Six years after the Cypriot bank ‘bail-in’ of 2013 and the legal battle against the Republic of some 950 Greek citizens who were customers of collapsed Laiki (Marfin/Cyprus Popular Bank) still goes on. Their case was heard before the International Court of Arbitration a few days ago.
Represented by American law firm Grant & Eisenhofer based in New York along with Kyros Law Offices in Greece, their total claim is for some €307 million which includes interest.
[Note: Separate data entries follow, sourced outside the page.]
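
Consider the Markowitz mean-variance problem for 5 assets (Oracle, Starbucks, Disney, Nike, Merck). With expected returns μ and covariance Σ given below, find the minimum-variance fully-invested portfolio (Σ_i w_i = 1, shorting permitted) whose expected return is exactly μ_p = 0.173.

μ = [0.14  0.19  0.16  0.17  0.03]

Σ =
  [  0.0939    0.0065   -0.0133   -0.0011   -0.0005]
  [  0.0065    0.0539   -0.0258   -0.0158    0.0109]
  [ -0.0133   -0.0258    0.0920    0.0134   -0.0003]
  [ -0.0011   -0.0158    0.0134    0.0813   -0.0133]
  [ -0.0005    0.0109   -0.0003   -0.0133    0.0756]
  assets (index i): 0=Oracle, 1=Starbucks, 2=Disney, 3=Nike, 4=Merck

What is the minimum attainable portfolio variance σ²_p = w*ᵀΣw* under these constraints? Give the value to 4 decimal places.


x=Σ⁻¹μ = [1.5804  5.6160  3.1498  2.6986  0.0848]
y=Σ⁻¹𝟙 = [11.5098  28.2932  18.0330  16.9919  12.2852]
a=μᵀx=2.253560  b=𝟙ᵀx=13.129537  c=𝟙ᵀy=87.113095  D=ac−b²=23.929851
λ₁=(c·0.173−b)/D = (87.113095·0.173−13.129537)/23.929851 = 0.081113
λ₂=(a−b·0.173)/D = (2.253560−13.129537·0.173)/23.929851 = -0.000746
w* = 0.081113·x + -0.000746·y:
  w_0 = 0.081113·1.5804 + -0.000746·11.5098 = 0.1196  (Oracle)
  w_1 = 0.081113·5.6160 + -0.000746·28.2932 = 0.4344  (Starbucks)
  w_2 = 0.081113·3.1498 + -0.000746·18.0330 = 0.2420  (Disney)
  w_3 = 0.081113·2.6986 + -0.000746·16.9919 = 0.2062  (Nike)
  w_4 = 0.081113·0.0848 + -0.000746·12.2852 = -0.0023  (Merck)
Σw_i=1.0000  μᵀw=0.1730
σ²=wᵀΣw=λ₁·μ_p+λ₂ = 0.081113·0.173 + -0.000746 = 0.013287 ≈ 0.0133

0.0133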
The judgement is not expected to come out before the year’s end.
The applicants claim that Cyprus has violated the Bilateral Investment Treaty’s expropriation provisions because the bail-in was deliberately designed to discriminate against non-Cypriots, while ensuring that certain Cypriot entities would pay far less than their proportional share.
Specifically, the applicants argue that Cyprus was aware that most depositors with more than €100,000 in banks were foreigners and had rejected viable alternatives to the bail-in that would have at least divided the burden between foreigners and Cypriots. The Cyprus government had ensured that the loans it made to banks were fully repaid.
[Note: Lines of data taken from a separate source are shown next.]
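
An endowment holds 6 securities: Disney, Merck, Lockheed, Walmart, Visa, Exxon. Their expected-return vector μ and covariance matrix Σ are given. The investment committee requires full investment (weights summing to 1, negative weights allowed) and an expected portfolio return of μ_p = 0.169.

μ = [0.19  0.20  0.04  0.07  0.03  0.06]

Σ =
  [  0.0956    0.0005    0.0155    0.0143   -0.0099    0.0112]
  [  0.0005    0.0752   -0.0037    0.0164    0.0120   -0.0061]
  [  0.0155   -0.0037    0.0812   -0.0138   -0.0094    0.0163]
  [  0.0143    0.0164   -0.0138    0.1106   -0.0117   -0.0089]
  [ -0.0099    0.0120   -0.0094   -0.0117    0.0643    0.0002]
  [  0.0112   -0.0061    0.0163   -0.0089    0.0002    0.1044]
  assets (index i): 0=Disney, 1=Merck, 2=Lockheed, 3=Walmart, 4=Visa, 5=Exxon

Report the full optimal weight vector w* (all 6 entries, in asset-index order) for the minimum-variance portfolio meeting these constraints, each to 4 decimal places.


u=Σ⁻¹μ = [1.9005  2.6262  0.2019  0.0965  0.3146  0.5004]
v=Σ⁻¹𝟙 = [7.5477  9.1259  13.7577  11.0895  19.0151  8.0630]
a=μᵀu=0.940628  b=𝟙ᵀu=5.640034  c=𝟙ᵀv=68.598795  D=ac−b²=32.715990
λ₁=(c·0.169−b)/D = (68.598795·0.169−5.640034)/32.715990 = 0.181965
λ₂=(a−b·0.169)/D = (0.940628−5.640034·0.169)/32.715990 = -0.000383
w* = 0.181965·u + -0.000383·v:
  w_0 = 0.181965·1.9005 + -0.000383·7.5477 = 0.3429  (Disney)
  w_1 = 0.181965·2.6262 + -0.000383·9.1259 = 0.4744  (Merck)
  w_2 = 0.181965·0.2019 + -0.000383·13.7577 = 0.0315  (Lockheed)
  w_3 = 0.181965·0.0965 + -0.000383·11.0895 = 0.0133  (Walmart)
  w_4 = 0.181965·0.3146 + -0.000383·19.0151 = 0.0500  (Visa)
  w_5 = 0.181965·0.5004 + -0.000383·8.0630 = 0.0880  (Exxon)
Σw_i=1.0000  μᵀw=0.1690
σ²=wᵀΣw=λ₁·μ_p+λ₂ = 0.181965·0.169 + -0.000383 = 0.030369 ≈ 0.0304

0.3429  0.4744  0.0315  0.0133  0.0500  0.0880


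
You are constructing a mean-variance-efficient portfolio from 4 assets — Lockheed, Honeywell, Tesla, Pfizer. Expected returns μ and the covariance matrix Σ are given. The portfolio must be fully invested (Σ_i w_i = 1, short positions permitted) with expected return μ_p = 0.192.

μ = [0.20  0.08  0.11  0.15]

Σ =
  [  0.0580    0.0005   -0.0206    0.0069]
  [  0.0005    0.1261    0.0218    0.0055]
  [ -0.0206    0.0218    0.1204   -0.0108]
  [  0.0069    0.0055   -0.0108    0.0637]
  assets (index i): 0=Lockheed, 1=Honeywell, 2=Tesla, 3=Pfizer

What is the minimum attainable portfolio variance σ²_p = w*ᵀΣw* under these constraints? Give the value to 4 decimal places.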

In addition, bail-in measures in the budget had excluded charities and other institutions that belonged only to Cypriot entities and citizens, according to the applicants. And the outcome was that the Greek nationals were forced to undertake twice their share of the burden of Cyprus’ economic woes.
The applicants also argue that the Cyprus government had relied on Pimco’s economic analysis of banks to argue that bail-in was necessary. But an additional, ‘secret’ report by Blackrock had concluded that there is lack of transparency in Pimco’s and this does not allow them to substantiate whether its conclusions were reasonable.
In addition, the Cyprus government has never made public the Blackrock Report, according to the applicants.